Deixei minha mochila em uma cadeira próxima e me sentei no sofá. Guilherme voltou pouco depois, carregando duas garrafas de cerveja. Ele me entregou uma e sentou-se ao meu lado, mais perto do que eu esperava.

Por um momento, nenhum de nós falou. Apenas bebemos em silêncio, ouvindo o som distante da cidade entrando pela janela semiaberta. Então, sem aviso, Guilherme virou-se para mim.

— Sabe... eu não sou muito bom com sutilezas. — Ele disse, com um sorriso pequeno, mas intenso.

— Percebi. — Respondi, tentando parecer despreocupado, embora sentisse o coração acelerar um pouco.

— Então vou perguntar: isso aqui é só uma noite entre estranhos, ou você também tá sentindo alguma coisa?

Houve um silêncio que pareceu durar mais do que realmente foi. A verdade é que eu sentia. Guilherme tinha essa capacidade de me desarmar, de me fazer esquecer do caos que estava tentando resolver. E ali, no calor daquele apartamento, com o cheiro amadeirado do ambiente e a presença dele tão próxima, não parecia haver motivo para negar.

— Eu tô sentindo. — Admiti, minha voz quase um sussurro.

Guilherme não esperou mais. Ele se aproximou devagar, como se me desse uma última chance de recuar, mas quando percebeu que eu não faria isso, nossos lábios se encontraram.

O beijo começou suave, quase hesitante, mas rapidamente se intensificou. Ele tinha um jeito decidido, como quem sabia exatamente o que queria. Suas mãos subiram para o meu rosto, segurando-o com firmeza, enquanto eu sentia o calor do corpo dele se aproximar ainda mais.

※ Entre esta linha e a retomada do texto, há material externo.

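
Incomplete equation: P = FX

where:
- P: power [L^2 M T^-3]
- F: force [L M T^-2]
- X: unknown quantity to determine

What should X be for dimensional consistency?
X = v (velocity), dimensions [L T^-1]

P has dimensions [L^2 M T^-3]; the rest of the RHS (F) has dimensions [L M T^-2].
So X must have dimensions [L T^-1] — X = v (velocity).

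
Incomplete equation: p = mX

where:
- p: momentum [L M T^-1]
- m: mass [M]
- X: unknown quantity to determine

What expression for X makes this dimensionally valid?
X = v (velocity), dimensions [L T^-1]

p has dimensions [L M T^-1]; the rest of the RHS (m) has dimensions [M].
So X must have dimensions [L T^-1] — X = v (velocity).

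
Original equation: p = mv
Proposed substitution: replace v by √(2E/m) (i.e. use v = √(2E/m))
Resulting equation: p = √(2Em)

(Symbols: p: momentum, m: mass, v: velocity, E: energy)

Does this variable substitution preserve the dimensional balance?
Yes

[v] = [L T^-1] and [√(2E/m)] = [L T^-1]. These match, so the substitution replaces a quantity by one of the same dimensions and the result p = √(2Em) has LHS [L M T^-1] vs RHS [L M T^-1] — still consistent.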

— Posso continuar? — Ele murmurou contra minha boca, com a respiração pesada.

— Sim.

Naquela noite, o mundo lá fora desapareceu. Por algumas horas, tudo o que importava era o toque de Guilherme, a forma como ele me puxava para mais perto, e a maneira como ele fazia parecer que, mesmo no meio de tudo, eu ainda podia me permitir algo bom. Eu só queria que ele me fodesse!